For me, a good melodrama is half way between opera and music hall. It has the passion of the former and is as much fun as the latter. It needs an exciting story, larger than life characters, music, whirling words, suspense, surprises, and cheap laughs. All delivered hot and strong, and much of it directly to the audience. It would be nice if it was a spectacle too; but in these hard times the more outrageously expensive effects are probably best left to the kind of West End musicals where you come out humming the scenery…
I think everything I’ve ever written has a bit of melodrama in it; I don’t do realism in the theatre – it doesn’t work for me. Actors and audiences are all in the same room, and to pretend there’s a “fourth wall” between them seems daft. So I’m naturally drawn to stories like Sweeney, Dracula and Maria, all of which I’ve done versions of, as well as adapting novels by Charles Dickens and Victor Hugo. These original sources all predate the cinema, let alone television, and take us back to a time when theatre was the most popular – and populist – form of entertainment; when it played to its strengths and tried to engage audiences’ emotions to make ’em laugh, cry, get angry, feel scared – whatever.

How do you think that 21st century audiences differ from previous ones in their attitudes to villains, heroes and so on?
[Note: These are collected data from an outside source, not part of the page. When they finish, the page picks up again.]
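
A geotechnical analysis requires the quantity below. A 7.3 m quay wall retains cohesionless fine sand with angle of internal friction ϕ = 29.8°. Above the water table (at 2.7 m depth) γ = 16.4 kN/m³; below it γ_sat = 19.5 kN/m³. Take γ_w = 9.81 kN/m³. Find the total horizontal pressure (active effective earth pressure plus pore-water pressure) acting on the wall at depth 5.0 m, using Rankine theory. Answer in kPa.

K_a = (1 − sin φ)/(1 + sin φ) = 0.3360.
γ' = 19.5 − 9.81 = 9.690 kN/m³.
Effective vertical stress at 5.0 m: σ'_v = 16.4×2.7 + 9.690×2.30 = 66.57 kPa.
σ'_h = K_a σ'_v = 0.3360 × 66.57 = 22.37 kPa; u = γ_w × 2.30 = 22.56 kPa.
Total σ_h = 22.37 + 22.56 = 44.93 kPa.

44.9 kPa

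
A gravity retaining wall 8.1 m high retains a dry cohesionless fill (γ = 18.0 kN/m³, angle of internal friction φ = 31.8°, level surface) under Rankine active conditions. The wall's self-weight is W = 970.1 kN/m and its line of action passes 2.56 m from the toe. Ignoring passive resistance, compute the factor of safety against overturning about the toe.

K_a = tan²(45° − 31.8°/2) = 0.3098.
P_a = ½K_aγH² = 0.5×0.3098×18.0×8.1² = 182.9 kN/m, acting at H/3 = 2.700 m above the base.
Overturning moment M_o = P_a × H/3 = 182.9 × 2.700 = 493.9.
Resisting moment M_r = W × 2.56 = 970.1 × 2.56 = 2483.
FS_overturning = M_r/M_o = 2483/493.9 = 5.028.

5.03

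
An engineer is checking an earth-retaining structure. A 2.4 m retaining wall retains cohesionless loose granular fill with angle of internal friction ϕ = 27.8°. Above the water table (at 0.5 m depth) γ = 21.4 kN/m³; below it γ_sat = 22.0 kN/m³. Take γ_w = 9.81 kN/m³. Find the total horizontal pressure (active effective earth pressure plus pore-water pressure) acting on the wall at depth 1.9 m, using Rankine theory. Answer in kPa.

K_a = (1 − sin φ)/(1 + sin φ) = 0.3639.
γ' = 22.0 − 9.81 = 12.19 kN/m³.
Effective vertical stress at 1.9 m: σ'_v = 21.4×0.5 + 12.19×1.40 = 27.77 kPa.
σ'_h = K_a σ'_v = 0.3639 × 27.77 = 10.10 kPa; u = γ_w × 1.40 = 13.73 kPa.
Total σ_h = 10.10 + 13.73 = 23.84 kPa.

23.8 kPa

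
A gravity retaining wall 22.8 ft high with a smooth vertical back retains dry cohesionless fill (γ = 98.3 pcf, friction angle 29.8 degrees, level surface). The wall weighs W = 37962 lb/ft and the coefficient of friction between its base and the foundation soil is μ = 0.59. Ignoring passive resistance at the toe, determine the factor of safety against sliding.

K_a = tan²(45° − 29.8°/2) = 0.3360.
P_a = ½K_aγH² = 0.5×0.3360×98.3×22.8² = 8586 lb/ft, acting at H/3 = 7.600 ft above the base.
FS_sliding = μW / P_a = 0.59×37962 / 8586 = 2.609.

2.61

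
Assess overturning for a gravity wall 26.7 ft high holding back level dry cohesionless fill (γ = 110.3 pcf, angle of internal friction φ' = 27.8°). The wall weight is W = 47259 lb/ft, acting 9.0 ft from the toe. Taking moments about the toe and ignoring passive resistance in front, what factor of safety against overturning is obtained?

K_a = tan²(45° − 27.8°/2) = 0.3639.
P_a = ½K_aγH² = 0.5×0.3639×110.3×26.7² = 14310 lb/ft, acting at H/3 = 8.900 ft above the base.
Overturning moment M_o = P_a × H/3 = 14310 × 8.900 = 127300.
Resisting moment M_r = W × 9.0 = 47259 × 9.0 = 425300.
FS_overturning = M_r/M_o = 425300/127300 = 3.340.

3.34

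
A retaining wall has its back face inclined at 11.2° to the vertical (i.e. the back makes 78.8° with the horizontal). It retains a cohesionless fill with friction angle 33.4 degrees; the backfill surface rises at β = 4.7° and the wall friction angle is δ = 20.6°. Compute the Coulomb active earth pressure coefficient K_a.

0.372

K_a = sin²(α+φ) / [sin²α · sin(α−δ) · (1 + √{sin(φ+δ)sin(φ−β) / (sin(α−δ)sin(α+β))})²].
With α = 78.8°, φ = 33.4°, δ = 20.6°, β = 4.7°: K_a = 0.3721.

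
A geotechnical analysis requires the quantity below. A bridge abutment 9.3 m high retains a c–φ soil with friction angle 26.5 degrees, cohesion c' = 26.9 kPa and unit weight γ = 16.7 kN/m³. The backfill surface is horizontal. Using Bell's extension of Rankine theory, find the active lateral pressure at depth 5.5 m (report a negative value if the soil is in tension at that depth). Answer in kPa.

K_a = (1 − sin φ)/(1 + sin φ) = 0.3829.
σ_a = K_a γ z − 2c√K_a = 0.3829×16.7×5.5 − 2×26.9×0.6188 = 1.880 kPa.

1.88 kPa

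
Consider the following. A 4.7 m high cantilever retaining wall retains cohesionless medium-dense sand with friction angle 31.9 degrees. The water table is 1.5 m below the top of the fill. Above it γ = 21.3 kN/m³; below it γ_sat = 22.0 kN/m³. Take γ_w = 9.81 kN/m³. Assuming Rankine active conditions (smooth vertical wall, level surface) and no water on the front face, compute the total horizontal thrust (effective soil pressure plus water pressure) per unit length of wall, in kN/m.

K_a = tan²(45° − φ/2) = 0.3085.
γ' = 22.0 − 9.81 = 12.19 kN/m³. Depth below WT = 3.2 m.
σ'_h at WT = K_a γ d_w = 9.857 kPa; at base = 9.857 + K_a γ' × 3.2 = 21.89 kPa.
P₁ (0–1.5 m) = ½×9.857×1.5 = 7.393. P₂ (1.5–4.7 m) = ½(9.857+21.89)×3.2 = 50.80.
P_w = ½ γ_w h₂² = 0.5×9.81×3.2² = 50.23. Total = 7.393+50.80+50.23 = 108.4 kN/m.

108 kN/m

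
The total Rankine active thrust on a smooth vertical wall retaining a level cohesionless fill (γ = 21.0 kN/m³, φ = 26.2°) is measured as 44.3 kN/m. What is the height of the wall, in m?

3.30 m

K_a = 0.3874. P_a = ½ K_a γ H² ⇒ H = √(2P_a/(K_a γ)).
H = √(2×44.3/(0.3874×21.0)) = 3.300 m.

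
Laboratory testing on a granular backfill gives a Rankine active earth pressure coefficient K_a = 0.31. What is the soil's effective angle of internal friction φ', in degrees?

K_a = tan²(45° − φ/2) ⇒ 45° − φ/2 = arctan(√0.31) = 29.11°.
φ = 2(45° − 29.11°) = 31.78°.

31.8°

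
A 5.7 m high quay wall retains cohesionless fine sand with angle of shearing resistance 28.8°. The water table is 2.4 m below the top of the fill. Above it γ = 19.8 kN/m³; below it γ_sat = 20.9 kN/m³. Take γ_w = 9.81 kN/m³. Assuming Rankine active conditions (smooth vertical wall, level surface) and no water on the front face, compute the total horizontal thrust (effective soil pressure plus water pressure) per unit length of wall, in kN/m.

149 kN/m

K_a = tan²(45° − φ/2) = 0.3498.
γ' = 20.9 − 9.81 = 11.09 kN/m³. Depth below WT = 3.3 m.
σ'_h at WT = K_a γ d_w = 16.62 kPa; at base = 16.62 + K_a γ' × 3.3 = 29.42 kPa.
P₁ (0–2.4 m) = ½×16.62×2.4 = 19.94. P₂ (2.4–5.7 m) = ½(16.62+29.42)×3.3 = 75.97.
P_w = ½ γ_w h₂² = 0.5×9.81×3.3² = 53.42. Total = 19.94+75.97+53.42 = 149.3 kN/m.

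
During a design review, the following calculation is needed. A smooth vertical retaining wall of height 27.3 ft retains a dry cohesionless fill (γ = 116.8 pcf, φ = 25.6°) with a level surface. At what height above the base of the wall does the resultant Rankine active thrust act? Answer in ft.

9.10 ft

K_a = 0.3966.
The pressure distribution is triangular, so the resultant acts at H/3 above the base = 27.3/3 = 9.100 ft.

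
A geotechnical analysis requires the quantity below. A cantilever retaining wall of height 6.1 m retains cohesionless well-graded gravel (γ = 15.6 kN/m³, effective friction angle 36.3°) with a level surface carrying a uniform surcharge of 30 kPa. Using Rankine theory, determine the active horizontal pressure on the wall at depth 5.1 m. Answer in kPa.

28.1 kPa

K_a = (1 − sin φ)/(1 + sin φ) = 0.2563.
σ_v = γz + q = 15.6 × 5.1 + 30 = 109.6 kPa.
σ_h = K_a σ_v = 0.2563 × 109.6 = 28.08 kPa.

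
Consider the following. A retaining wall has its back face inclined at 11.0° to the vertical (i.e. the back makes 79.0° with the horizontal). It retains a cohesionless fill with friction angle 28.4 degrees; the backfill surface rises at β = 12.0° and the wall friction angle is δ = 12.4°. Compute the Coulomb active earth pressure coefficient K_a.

K_a = sin²(α+φ) / [sin²α · sin(α−δ) · (1 + √{sin(φ+δ)sin(φ−β) / (sin(α−δ)sin(α+β))})²].
With α = 79.0°, φ = 28.4°, δ = 12.4°, β = 12.0°: K_a = 0.4908.

0.491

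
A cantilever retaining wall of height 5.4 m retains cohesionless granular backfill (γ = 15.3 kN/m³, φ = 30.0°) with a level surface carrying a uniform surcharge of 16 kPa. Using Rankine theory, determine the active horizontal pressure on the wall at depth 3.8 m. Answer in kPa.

K_a = (1 − sin φ)/(1 + sin φ) = 0.3333.
σ_v = γz + q = 15.3 × 3.8 + 16 = 74.14 kPa.
σ_h = K_a σ_v = 0.3333 × 74.14 = 24.71 kPa.

24.7 kPa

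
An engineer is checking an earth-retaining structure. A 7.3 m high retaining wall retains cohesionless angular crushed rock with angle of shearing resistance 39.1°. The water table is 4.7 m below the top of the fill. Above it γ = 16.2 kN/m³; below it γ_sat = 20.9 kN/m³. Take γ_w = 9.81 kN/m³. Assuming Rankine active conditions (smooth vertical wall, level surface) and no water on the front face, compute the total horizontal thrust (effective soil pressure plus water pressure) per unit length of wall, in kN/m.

127 kN/m

K_a = tan²(45° − φ/2) = 0.2265.
γ' = 20.9 − 9.81 = 11.09 kN/m³. Depth below WT = 2.6 m.
σ'_h at WT = K_a γ d_w = 17.24 kPa; at base = 17.24 + K_a γ' × 2.6 = 23.78 kPa.
P₁ (0–4.7 m) = ½×17.24×4.7 = 40.52. P₂ (4.7–7.3 m) = ½(17.24+23.78)×2.6 = 53.33.
P_w = ½ γ_w h₂² = 0.5×9.81×2.6² = 33.16. Total = 40.52+53.33+33.16 = 127.0 kN/m.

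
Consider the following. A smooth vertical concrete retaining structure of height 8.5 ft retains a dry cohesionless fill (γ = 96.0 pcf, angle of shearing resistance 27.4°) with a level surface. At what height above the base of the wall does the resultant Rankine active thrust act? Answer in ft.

K_a = 0.3697.
The pressure distribution is triangular, so the resultant acts at H/3 above the base = 8.5/3 = 2.833 ft.

2.83 ft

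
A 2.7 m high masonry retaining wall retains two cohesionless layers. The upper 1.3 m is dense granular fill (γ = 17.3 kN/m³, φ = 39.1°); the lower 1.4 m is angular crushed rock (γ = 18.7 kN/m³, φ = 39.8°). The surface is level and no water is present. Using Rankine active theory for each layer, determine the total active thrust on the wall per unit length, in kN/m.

K_a1 = tan²(45°−39.1°/2) = 0.2265; K_a2 = tan²(45°−39.8°/2) = 0.2194.
Layer 1: σ at base = K_a1 γ₁ h₁ = 5.094 kPa; P₁ = ½×5.094×1.3 = 3.311.
Layer 2: σ_v at top = γ₁h₁ = 22.49; σ_h top = K_a2×22.49 = 4.935; σ_h base = K_a2×(22.49+18.7×1.4) = 10.68.
P₂ = ½(4.935+10.68)×1.4 = 10.93. Total P_a = 3.311+10.93 = 14.24 kN/m.

14.2 kN/m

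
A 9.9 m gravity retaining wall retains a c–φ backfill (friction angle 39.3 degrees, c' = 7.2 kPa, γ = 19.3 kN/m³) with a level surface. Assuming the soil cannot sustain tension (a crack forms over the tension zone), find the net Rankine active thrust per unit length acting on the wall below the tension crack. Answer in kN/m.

K_a = 0.2245; √K_a = 0.4738.
Tension-crack depth z_c = 2c/(γ√K_a) = 2×7.2/(19.3×0.4738) = 1.575 m.
σ_a at base = K_a γ H − 2c√K_a = 0.2245×19.3×9.9 − 2×7.2×0.4738 = 36.06 kPa.
P_a = ½ × 36.06 × (H − z_c) = 0.5×36.06×8.325 = 150.1 kN/m.

150 kN/m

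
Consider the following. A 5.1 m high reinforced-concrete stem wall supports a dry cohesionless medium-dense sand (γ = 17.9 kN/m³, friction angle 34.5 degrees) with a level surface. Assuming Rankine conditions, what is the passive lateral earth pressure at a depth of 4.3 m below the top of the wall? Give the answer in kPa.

278 kPa

K_p = (1 + sin φ)/(1 − sin φ) = 3.613.
σ_h = K_p γ z = 3.613 × 17.9 × 4.3 = 278.1 kPa.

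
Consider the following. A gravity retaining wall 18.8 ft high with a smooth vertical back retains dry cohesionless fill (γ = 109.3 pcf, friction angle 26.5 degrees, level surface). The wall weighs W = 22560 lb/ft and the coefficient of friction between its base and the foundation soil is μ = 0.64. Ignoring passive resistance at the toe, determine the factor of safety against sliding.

1.95

K_a = tan²(45° − 26.5°/2) = 0.3829.
P_a = ½K_aγH² = 0.5×0.3829×109.3×18.8² = 7397 lb/ft, acting at H/3 = 6.267 ft above the base.
FS_sliding = μW / P_a = 0.64×22560 / 7397 = 1.952.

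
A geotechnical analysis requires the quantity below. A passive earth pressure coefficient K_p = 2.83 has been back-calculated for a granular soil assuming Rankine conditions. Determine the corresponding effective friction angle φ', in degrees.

28.5°

K_p = (1+sin φ)/(1−sin φ) ⇒ sin φ = (K_p − 1)/(K_p + 1) = 0.4778.
φ = arcsin(0.4778) = 28.54°.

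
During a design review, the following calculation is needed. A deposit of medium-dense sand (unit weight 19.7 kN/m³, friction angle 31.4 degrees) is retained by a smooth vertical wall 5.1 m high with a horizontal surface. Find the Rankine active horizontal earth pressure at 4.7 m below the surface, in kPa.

29.2 kPa

K_a = (1 − sin φ)/(1 + sin φ) = 0.3149.
σ_h = K_a γ z = 0.3149 × 19.7 × 4.7 = 29.16 kPa.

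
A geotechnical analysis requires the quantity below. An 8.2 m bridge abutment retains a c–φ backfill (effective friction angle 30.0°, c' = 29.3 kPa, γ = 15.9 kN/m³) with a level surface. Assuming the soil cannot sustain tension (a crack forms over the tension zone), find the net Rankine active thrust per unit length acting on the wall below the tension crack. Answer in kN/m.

8.74 kN/m

K_a = 0.3333; √K_a = 0.5774.
Tension-crack depth z_c = 2c/(γ√K_a) = 2×29.3/(15.9×0.5774) = 6.384 m.
σ_a at base = K_a γ H − 2c√K_a = 0.3333×15.9×8.2 − 2×29.3×0.5774 = 9.627 kPa.
P_a = ½ × 9.627 × (H − z_c) = 0.5×9.627×1.816 = 8.744 kN/m.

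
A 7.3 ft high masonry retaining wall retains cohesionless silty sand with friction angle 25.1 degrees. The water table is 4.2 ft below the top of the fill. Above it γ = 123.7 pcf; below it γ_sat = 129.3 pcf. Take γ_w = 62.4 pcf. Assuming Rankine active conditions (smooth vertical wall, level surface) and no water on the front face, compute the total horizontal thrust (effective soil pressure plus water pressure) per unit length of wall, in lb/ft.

1520 lb/ft

K_a = tan²(45° − φ/2) = 0.4043.
γ' = 129.3 − 62.4 = 66.90 pcf. Depth below WT = 3.1 ft.
σ'_h at WT = K_a γ d_w = 210.0 psf; at base = 210.0 + K_a γ' × 3.1 = 293.9 psf.
P₁ (0–4.2 ft) = ½×210.0×4.2 = 441.1. P₂ (4.2–7.3 ft) = ½(210.0+293.9)×3.1 = 781.1.
P_w = ½ γ_w h₂² = 0.5×62.4×3.1² = 299.8. Total = 441.1+781.1+299.8 = 1522 lb/ft.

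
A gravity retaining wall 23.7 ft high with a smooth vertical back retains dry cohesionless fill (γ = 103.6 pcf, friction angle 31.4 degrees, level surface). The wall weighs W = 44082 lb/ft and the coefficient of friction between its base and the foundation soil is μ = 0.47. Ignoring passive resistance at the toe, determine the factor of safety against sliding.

2.26

K_a = tan²(45° − 31.4°/2) = 0.3149.
P_a = ½K_aγH² = 0.5×0.3149×103.6×23.7² = 9163 lb/ft, acting at H/3 = 7.900 ft above the base.
FS_sliding = μW / P_a = 0.47×44082 / 9163 = 2.261.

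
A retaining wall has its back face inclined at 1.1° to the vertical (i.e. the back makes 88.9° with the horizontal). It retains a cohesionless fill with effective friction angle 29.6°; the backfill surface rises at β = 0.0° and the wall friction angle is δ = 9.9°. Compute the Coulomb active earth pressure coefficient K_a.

K_a = sin²(α+φ) / [sin²α · sin(α−δ) · (1 + √{sin(φ+δ)sin(φ−β) / (sin(α−δ)sin(α+β))})²].
With α = 88.9°, φ = 29.6°, δ = 9.9°, β = 0.0°: K_a = 0.3210.

0.321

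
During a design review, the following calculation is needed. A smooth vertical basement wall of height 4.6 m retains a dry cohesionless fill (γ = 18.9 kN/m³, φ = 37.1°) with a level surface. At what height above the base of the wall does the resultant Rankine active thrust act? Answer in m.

1.53 m

K_a = 0.2475.
The pressure distribution is triangular, so the resultant acts at H/3 above the base = 4.6/3 = 1.533 m.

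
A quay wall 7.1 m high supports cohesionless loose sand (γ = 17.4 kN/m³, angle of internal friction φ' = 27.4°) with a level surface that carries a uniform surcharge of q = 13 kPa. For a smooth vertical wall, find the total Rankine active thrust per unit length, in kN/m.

196 kN/m

K_a = tan²(45° − φ/2) = 0.3697.
Soil triangle: ½ K_a γ H² = 0.5×0.3697×17.4×7.1² = 162.1 kN/m.
Surcharge rectangle: K_a q H = 0.3697×13×7.1 = 34.12 kN/m.
Total = 162.1 + 34.12 = 196.2 kN/m.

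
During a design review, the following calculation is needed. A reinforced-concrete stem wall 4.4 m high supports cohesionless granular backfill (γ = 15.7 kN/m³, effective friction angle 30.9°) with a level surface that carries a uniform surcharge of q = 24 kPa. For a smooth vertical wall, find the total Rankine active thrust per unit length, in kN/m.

82.8 kN/m

K_a = tan²(45° − φ/2) = 0.3214.
Soil triangle: ½ K_a γ H² = 0.5×0.3214×15.7×4.4² = 48.85 kN/m.
Surcharge rectangle: K_a q H = 0.3214×24×4.4 = 33.94 kN/m.
Total = 48.85 + 33.94 = 82.79 kN/m.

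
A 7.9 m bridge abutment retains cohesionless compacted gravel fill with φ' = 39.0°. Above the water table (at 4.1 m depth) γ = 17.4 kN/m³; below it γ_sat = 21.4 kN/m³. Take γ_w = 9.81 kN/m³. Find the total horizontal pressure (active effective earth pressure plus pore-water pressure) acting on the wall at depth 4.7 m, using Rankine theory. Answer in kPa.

23.7 kPa

K_a = (1 − sin φ)/(1 + sin φ) = 0.2275.
γ' = 21.4 − 9.81 = 11.59 kN/m³.
Effective vertical stress at 4.7 m: σ'_v = 17.4×4.1 + 11.59×0.600 = 78.29 kPa.
σ'_h = K_a σ'_v = 0.2275 × 78.29 = 17.81 kPa; u = γ_w × 0.600 = 5.886 kPa.
Total σ_h = 17.81 + 5.886 = 23.70 kPa.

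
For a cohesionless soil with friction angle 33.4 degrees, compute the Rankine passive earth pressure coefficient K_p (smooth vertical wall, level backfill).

K_p = (1 + sin φ)/(1 − sin φ) = tan²(45° + 33.4°/2) = 3.449.

3.45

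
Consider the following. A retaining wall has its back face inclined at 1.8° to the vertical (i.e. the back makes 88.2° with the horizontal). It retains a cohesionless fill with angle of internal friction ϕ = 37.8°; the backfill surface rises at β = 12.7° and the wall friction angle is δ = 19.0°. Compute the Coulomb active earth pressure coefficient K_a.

K_a = sin²(α+φ) / [sin²α · sin(α−δ) · (1 + √{sin(φ+δ)sin(φ−β) / (sin(α−δ)sin(α+β))})²].
With α = 88.2°, φ = 37.8°, δ = 19.0°, β = 12.7°: K_a = 0.2664.

0.266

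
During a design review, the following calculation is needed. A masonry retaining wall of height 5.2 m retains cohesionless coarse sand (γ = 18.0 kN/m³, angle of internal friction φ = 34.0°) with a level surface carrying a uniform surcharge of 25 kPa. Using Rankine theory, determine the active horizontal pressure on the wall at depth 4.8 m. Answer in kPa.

31.5 kPa

K_a = (1 − sin φ)/(1 + sin φ) = 0.2827.
σ_v = γz + q = 18.0 × 4.8 + 25 = 111.4 kPa.
σ_h = K_a σ_v = 0.2827 × 111.4 = 31.49 kPa.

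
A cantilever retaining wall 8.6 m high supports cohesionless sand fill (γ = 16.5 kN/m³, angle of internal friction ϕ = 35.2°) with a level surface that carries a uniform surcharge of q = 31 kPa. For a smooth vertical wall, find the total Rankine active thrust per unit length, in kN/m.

K_a = tan²(45° − φ/2) = 0.2687.
Soil triangle: ½ K_a γ H² = 0.5×0.2687×16.5×8.6² = 163.9 kN/m.
Surcharge rectangle: K_a q H = 0.2687×31×8.6 = 71.63 kN/m.
Total = 163.9 + 71.63 = 235.6 kN/m.

236 kN/m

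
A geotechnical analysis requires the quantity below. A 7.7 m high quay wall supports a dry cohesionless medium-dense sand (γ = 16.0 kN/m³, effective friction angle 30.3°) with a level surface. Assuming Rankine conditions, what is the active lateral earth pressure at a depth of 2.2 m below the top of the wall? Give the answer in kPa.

11.6 kPa

K_a = (1 − sin φ)/(1 + sin φ) = 0.3293.
σ_h = K_a γ z = 0.3293 × 16.0 × 2.2 = 11.59 kPa.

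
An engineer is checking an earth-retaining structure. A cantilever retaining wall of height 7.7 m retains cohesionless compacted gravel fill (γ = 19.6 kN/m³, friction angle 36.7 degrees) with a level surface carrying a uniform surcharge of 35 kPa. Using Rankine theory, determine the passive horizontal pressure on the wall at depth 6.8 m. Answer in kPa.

K_p = (1 + sin φ)/(1 − sin φ) = 3.970.
σ_v = γz + q = 19.6 × 6.8 + 35 = 168.3 kPa.
σ_h = K_p σ_v = 3.970 × 168.3 = 668.2 kPa.

668 kPa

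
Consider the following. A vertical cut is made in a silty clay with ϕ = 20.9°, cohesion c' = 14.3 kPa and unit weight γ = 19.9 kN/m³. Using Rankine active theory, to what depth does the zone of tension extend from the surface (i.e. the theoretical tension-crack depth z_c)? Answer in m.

2.09 m

K_a = tan²(45° − 20.9°/2) = 0.4741; √K_a = 0.6886.
The active pressure is zero where K_a γ z = 2c√K_a, so z_c = 2c/(γ√K_a) = 2×14.3/(19.9×0.6886) = 2.087 m.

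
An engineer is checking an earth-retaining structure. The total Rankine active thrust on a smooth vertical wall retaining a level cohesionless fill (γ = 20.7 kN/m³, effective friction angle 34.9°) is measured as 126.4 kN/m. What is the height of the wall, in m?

K_a = 0.2721. P_a = ½ K_a γ H² ⇒ H = √(2P_a/(K_a γ)).
H = √(2×126.4/(0.2721×20.7)) = 6.699 m.

6.70 m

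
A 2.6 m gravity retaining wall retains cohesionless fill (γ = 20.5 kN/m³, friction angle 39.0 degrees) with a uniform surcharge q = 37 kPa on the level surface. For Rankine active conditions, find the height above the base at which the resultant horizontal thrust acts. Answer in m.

K_a = 0.2275.
Triangular part P₁ = ½K_aγH² = 15.76 at H/3 = 0.8667 m; rectangular part P₂ = K_a q H = 21.89 at H/2 = 1.300 m.
ȳ = (P₁·0.8667 + P₂·1.300)/(P₁+P₂) = 1.119 m.

1.12 m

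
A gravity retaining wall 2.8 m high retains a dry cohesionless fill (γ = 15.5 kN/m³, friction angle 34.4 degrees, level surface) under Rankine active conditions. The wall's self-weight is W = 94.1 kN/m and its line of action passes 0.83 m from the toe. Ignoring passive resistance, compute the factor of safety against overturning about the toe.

4.95

K_a = tan²(45° − 34.4°/2) = 0.2780.
P_a = ½K_aγH² = 0.5×0.2780×15.5×2.8² = 16.89 kN/m, acting at H/3 = 0.9333 m above the base.
Overturning moment M_o = P_a × H/3 = 16.89 × 0.9333 = 15.76.
Resisting moment M_r = W × 0.83 = 94.1 × 0.83 = 78.10.
FS_overturning = M_r/M_o = 78.10/15.76 = 4.954.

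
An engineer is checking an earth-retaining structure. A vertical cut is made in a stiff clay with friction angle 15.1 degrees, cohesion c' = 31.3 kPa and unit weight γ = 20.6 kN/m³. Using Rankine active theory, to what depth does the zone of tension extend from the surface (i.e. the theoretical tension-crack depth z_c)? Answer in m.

3.97 m

K_a = tan²(45° − 15.1°/2) = 0.5867; √K_a = 0.7659.
The active pressure is zero where K_a γ z = 2c√K_a, so z_c = 2c/(γ√K_a) = 2×31.3/(20.6×0.7659) = 3.967 m.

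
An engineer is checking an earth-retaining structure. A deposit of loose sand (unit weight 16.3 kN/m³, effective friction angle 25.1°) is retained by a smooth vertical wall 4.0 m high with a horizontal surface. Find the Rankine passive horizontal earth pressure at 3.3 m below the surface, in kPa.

133 kPa

K_p = (1 + sin φ)/(1 − sin φ) = 2.473.
σ_h = K_p γ z = 2.473 × 16.3 × 3.3 = 133.0 kPa.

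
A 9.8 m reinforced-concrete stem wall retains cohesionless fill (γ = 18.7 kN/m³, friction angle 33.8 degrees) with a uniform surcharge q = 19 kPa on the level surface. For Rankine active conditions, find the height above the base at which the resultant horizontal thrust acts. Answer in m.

K_a = 0.2851.
Triangular part P₁ = ½K_aγH² = 256.0 at H/3 = 3.267 m; rectangular part P₂ = K_a q H = 53.09 at H/2 = 4.900 m.
ȳ = (P₁·3.267 + P₂·4.900)/(P₁+P₂) = 3.547 m.

3.55 m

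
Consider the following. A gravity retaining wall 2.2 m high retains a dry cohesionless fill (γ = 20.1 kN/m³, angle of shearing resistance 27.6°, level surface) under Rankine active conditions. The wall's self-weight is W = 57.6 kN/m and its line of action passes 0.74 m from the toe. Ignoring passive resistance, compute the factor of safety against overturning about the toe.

K_a = tan²(45° − 27.6°/2) = 0.3668.
P_a = ½K_aγH² = 0.5×0.3668×20.1×2.2² = 17.84 kN/m, acting at H/3 = 0.7333 m above the base.
Overturning moment M_o = P_a × H/3 = 17.84 × 0.7333 = 13.08.
Resisting moment M_r = W × 0.74 = 57.6 × 0.74 = 42.62.
FS_overturning = M_r/M_o = 42.62/13.08 = 3.258.

3.26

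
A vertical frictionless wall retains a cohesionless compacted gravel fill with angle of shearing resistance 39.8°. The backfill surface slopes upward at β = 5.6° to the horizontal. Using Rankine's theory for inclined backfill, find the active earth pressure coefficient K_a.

K_a = cos β · (cos β − √(cos²β − cos²φ)) / (cos β + √(cos²β − cos²φ)).
cos β = 0.9952, cos φ = 0.7683, √(cos²β − cos²φ) = 0.6326.
K_a = 0.9952 × (0.9952 − 0.6326)/(0.9952 + 0.6326) = 0.2217.

0.222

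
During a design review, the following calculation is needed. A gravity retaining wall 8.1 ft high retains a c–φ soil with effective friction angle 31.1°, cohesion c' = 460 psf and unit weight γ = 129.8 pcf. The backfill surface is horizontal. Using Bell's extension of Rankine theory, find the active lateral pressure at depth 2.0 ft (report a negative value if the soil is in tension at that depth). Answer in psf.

K_a = (1 − sin φ)/(1 + sin φ) = 0.3188.
σ_a = K_a γ z − 2c√K_a = 0.3188×129.8×2.0 − 2×460×0.5646 = -436.7 psf.

-437 psf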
I’m not sure there’s that much difference to be honest. William Corder‘s trial and execution for Maria’s murder in 1828 was a tabloid sensation – but it probably generated roughly the same number of column inches as Katy Price and Peter Andre‘s marital mayhem, let alone Wayne Rooney‘s ups and downs. And can it be long before we’re offered Roo the Moosical!? Maybe in terms of theatre we’re marginally more sophisticated in terms of what we expect when we go to see a show (comfy seats, quilted bog paper in the loos) but I hope, as the late, great Ken Campbell maintained, we’re still sensation seekers at heart…

Characters in melodramas tend to be black and white; why do you explore shades of grey? And having given Sweeney a motive; how do you approach Corder?

How dare you say my characters are grey?! They’re supposed to be scarlet, or purple, or sky blue pink… But post-Freud I think we do demand that our monsters have some psychological justification for their behaviour, even if it’s as tenuous as Hannibal Lechter being so clever that he thinks he’s God. I made Sweeney Todd into a revenger in the style of 17th century revenge tragedy, but I was faced with a different problem when approaching William Corder. All the evidence suggests that he was a brutal drunk who murdered Maria because she was inconvenient; and Maria herself, far from being an innocent young maid, was an unmarried mother of two kids by different fathers, and also had a drink problem. Not a very inspiring scenario, and not much of a blueprint for passion and fun. So I decided that I would ignore the facts and model my William Corder on Lord Byron; and make him an aristocratic, anti-establishment radical, poet, and serial shagger, who falls head over heels in love for the first time in his life, and commits murder because – well if I tell you that, I’ll spoil the show so you’ll have to buy your ticket to find out.

What are you working on at the moment?

At present I’m halfway through writing a show with the working title The Banker of Malta, a very loose reworking of Christopher Marlowe‘s The Jew of Malta which was written in 1590. The original tells the story of a three-way war on the island of Malta, between Jews, Christian & Muslims – sounds familiar? Although in this case it’s about money. not oil or land. And surprise, surprise, it’s a bit of a melodrama… Whole nunneries poisoned, duels and disguises, and the hero is ultimately boiled in oil. I thought it might be interesting to make the central character a member of everybody’s least favourite profession, not that he’s any worse than the (Christian) politicians, or the (Muslim) Jihadists. Never mind, hopefully the women will sort it out in the second act…

(The Mysterie of Maria Marten and the Murder in the Red Barn opens at the Queen’s Theatre, Hornchurch on 1 November with previews on 29 and 30 October. It runs until 20 November).